Educational Consumer Tips


Author: Better Business Bureau

The Better Business Bureau receives large numbers of inquiries each year from individuals who have been advised by post card, telephone call, or in some other manner that they have received a vacation. BBB files indicate that some vacation promotions result in confusion and complaints when consumers are not provided with complete information regarding cost, restrictions, and other requirements. Vacation certificates are usually sold for a specified fee by a promotional company in conjunction with another firm which is engaged in the sale of land, timeshare resorts, condominiums, etc. The purpose of many vacation promotions is to sell memberships, merchandise, services, property, etc., and participants are often required or encouraged to attend a sales presentation. Those who respond to vacation certificate promotion offers will usually be required to pay a fee before they will receive complete information regarding the offer. The firm may ask for your credit card number. BBB urges consumers not to give their credit card number or any other personal information to unknown firms or individuals. Many promotors will immediately assess a charge on your credit card, and then the information will be mailed to you. Many vacation offers include only lodging; the consumer will in most cases be responsibile for transportation, meals, etc. Be sure to ask if the company has a refund policy, and if so, what you must do in order to cancel the offer.
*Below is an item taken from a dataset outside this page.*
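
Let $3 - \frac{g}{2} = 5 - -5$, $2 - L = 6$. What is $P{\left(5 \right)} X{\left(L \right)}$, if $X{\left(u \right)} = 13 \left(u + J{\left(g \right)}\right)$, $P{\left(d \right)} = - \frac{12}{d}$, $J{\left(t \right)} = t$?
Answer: $\frac{2808}{5} \approx 561.6$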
Also, ask for the name of the hotel where you will be staying and personally confirm the reservations. BBB's have received hundreds of complaints concerning many vacation certificate offers. These complaints have alleged non-receipt of the certificate, misrepresentation of the vacation offer, problems in the receipt of refunds, etc. Be sure to take time to obtain complete information about the offer, including all costs and any conditions or restrictions which may apply, before assuming the obligation to pay.